Can I get CUDA Compute capability (version) in compile time by #define?

How can I get CUDA Compute capability (version) in compile time by #define? For example, if I use __ballot and compile with

nvcc -c -gencode arch=compute_20,code=sm_20  \
        -gencode arch=compute_13,code=sm_13
        source.cu

can I get version of compute capability in my code by #define for choose the branch of code with __ballot and without?

Solution

Yes. First, it's best to understand what happens when you use -gencode. NVCC will compile your input device code multiple times, once for each device target architecture. So in your example, NVCC will run compilation stage 1 once for compute_20 and once for compute_13.

When nvcc compiles a .cu file, it defines two preprocessor macros, __CUDACC__ and __CUDA_ARCH__. __CUDACC__ does not have a value, it is simply defined if cudacc is the compiler, and not defined if it isn't.
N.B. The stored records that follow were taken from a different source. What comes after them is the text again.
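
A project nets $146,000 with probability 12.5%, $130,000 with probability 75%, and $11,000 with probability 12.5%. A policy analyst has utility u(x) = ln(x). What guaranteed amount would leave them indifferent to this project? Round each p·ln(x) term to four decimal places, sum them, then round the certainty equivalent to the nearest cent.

E[u] = 0.125·ln(146000) + 0.75·ln(130000) + 0.125·ln(11000) = 1.4864 + 8.8315 + 1.1632 = 11.4811
CE = e^11.4811 ≈ 96867.56

$96,867.56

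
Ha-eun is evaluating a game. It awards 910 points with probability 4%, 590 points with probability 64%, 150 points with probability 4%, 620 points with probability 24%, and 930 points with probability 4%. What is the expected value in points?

EV = 0.04 × 910 + 0.64 × 590 + 0.04 × 150 + 0.24 × 620 + 0.04 × 930 = 36.4 + 377.6 + 6 + 148.8 + 37.2 = 606

606 points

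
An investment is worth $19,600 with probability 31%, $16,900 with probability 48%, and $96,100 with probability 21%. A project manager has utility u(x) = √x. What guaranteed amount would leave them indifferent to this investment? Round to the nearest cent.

$29,206.81

E[u] = 0.31·√19600 + 0.48·√16900 + 0.21·√96100 = 0.31·140 + 0.48·130 + 0.21·310 = 170.9
CE = (170.9)² = 29206.81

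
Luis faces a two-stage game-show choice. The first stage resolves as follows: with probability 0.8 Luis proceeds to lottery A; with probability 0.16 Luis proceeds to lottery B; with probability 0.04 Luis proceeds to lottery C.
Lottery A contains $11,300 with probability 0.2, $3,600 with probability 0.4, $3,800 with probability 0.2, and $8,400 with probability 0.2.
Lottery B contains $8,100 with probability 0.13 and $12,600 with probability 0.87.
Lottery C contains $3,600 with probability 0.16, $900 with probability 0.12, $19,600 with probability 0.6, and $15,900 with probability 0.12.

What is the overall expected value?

$7,408.48

EV(A) = 0.2 × 11300 + 0.4 × 3600 + 0.2 × 3800 + 0.2 × 8400 = 2260 + 1440 + 760 + 1680 = 6140
EV(B) = 0.13 × 8100 + 0.87 × 12600 = 1053 + 10962 = 12015
EV(C) = 0.16 × 3600 + 0.12 × 900 + 0.6 × 19600 + 0.12 × 15900 = 576 + 108 + 11760 + 1908 = 14352
Overall = 0.8 × 6140 + 0.16 × 12015 + 0.04 × 14352 = 4912 + 1922.4 + 574.08 = 7408.48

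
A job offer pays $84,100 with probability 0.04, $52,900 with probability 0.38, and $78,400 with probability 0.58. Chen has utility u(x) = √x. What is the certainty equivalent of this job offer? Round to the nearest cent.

E[u] = 0.04·√84100 + 0.38·√52900 + 0.58·√78400 = 0.04·290 + 0.38·230 + 0.58·280 = 261.4
CE = (261.4)² = 68329.96

$68,329.96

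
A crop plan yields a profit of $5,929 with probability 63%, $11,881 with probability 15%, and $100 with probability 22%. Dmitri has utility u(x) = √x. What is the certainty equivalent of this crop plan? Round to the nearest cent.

$4,497.04

E[u] = 0.63·√5929 + 0.15·√11881 + 0.22·√100 = 0.63·77 + 0.15·109 + 0.22·10 = 67.06
CE = (67.06)² = 4497.0436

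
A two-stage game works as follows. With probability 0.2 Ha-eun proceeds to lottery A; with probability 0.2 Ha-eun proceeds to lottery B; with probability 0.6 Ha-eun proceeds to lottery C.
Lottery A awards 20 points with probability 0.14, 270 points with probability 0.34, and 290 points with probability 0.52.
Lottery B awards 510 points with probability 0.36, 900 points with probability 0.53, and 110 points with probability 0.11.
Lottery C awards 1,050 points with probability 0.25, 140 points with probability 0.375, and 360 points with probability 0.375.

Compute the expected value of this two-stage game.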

__CUDA_ARCH__ is defined to an integer value representing the SM version being compiled.

100 = compute_10
110 = compute_11
200 = compute_20

etc. To quote the NVCC documentation included with the CUDA Toolkit:

The architecture identification macro __CUDA_ARCH__ is assigned a three-digit value string xy0 (ending in a literal 0) during each nvcc compilation stage 1 that compiles for compute_xy. This macro can be used in the implementation of GPU functions for determining the virtual architecture for which it is currently being compiled. The host code (the non-GPU code) must not depend on it.

So, in your case where you want to use __ballot(), you can do this:

....
#if __CUDA_ARCH__ >= 200
    int b = __ballot();
    int p = popc(b & lanemask);
#else
    // do something else for earlier architectures
#endif